Lifelong machine learning in Digital Twins
9th Global Summit on Artificial Intelligence and Neural Networks
September 07, 2021 | Webinar

S B Mahalakshmi

GE Research, Bangalore, India

Scientific Tracks Abstracts: J Data Mining Genomics Proteomic

Abstract:

Digital twin is a digital replica of a living or a non-living entity, they are simple but detailed.When an entity or a physical asset experiences a different environment, the digital twin recalibrates itself to reflect its physical counterpart. While a digital twin represents a process or product in some of the key industries like aerospace and power, in healthcare, it can represent an individual patient. GE has used digital twins in the area of power, aerospace and renewables. 93% increased reliability and 40% reduction in increased maintenance on an average for all monitored assets in less than a year are some of the outcomes enabled by the Digital Twins. While there are many facets of the role an AI can play in a digital twin, the most challenging is the ability of the twin to continously learn and stay representative of its physical counterpart even in changing environments.
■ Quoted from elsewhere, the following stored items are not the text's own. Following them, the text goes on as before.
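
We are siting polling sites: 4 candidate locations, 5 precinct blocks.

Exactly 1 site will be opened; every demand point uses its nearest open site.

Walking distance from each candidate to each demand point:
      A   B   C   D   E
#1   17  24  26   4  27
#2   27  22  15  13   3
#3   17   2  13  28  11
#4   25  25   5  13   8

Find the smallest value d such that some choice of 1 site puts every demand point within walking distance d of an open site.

Open {#4}.
  Farthest demand point is A at walking distance 25 (to #4); all others are ≤ 25.
With {#1} the worst case is 27.
With {#2} the worst case is 27.
No size-1 selection achieves below 25.

25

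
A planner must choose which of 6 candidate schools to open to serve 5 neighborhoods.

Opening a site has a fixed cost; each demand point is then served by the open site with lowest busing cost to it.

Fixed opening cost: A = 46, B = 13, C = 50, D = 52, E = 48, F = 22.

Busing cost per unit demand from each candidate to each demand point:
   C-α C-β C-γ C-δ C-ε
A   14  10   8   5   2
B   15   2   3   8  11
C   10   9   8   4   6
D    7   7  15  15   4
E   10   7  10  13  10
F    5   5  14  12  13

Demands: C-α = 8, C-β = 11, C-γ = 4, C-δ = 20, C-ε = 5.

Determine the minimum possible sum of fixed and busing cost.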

This means the digital twin should have the ability to continously learn to solve new problems in its domain and not unlearn the things it has already learnt. Take the case of defect detection in industrial asset, to realise the advantage of a digital twin we need to go from learning just the defect classes during training to learning novel classes of defects in a continoulsy learning paradigam. In patient monitoring the data would need to continously come from the lived experience, genetics and variability of a disease in pateints over time and use that to learn new patterns in the disease progression. Hence, these knowledge representations not only need to accept vast, multidimensional, structured or unstructured data, they will need to translate into clear outcomes continuously learning to adapt from new data.

Biography :

S B Mahalakshmi has completed her Masters in Computer Applications from Madurai Kamaraj university, 2001 and is working as a Senior Machine Learning Scientist at GE Research. Her expertise lies in building advanced sensors and digital twins that uses physics driven AI predictive models for the Aviation, Transportation and Healthcare including Lifesciences sectors. Some key areas include developing artificial intelligence methods for prognostics of battery life, generator and drive train health analytics, signal segementation for fault detection and eddy current image processing for Non-destructive testing (NDE), prediction of cell growth in Industrial Bioreactors. She has 9 patents and 9 publications in various National and International conferences.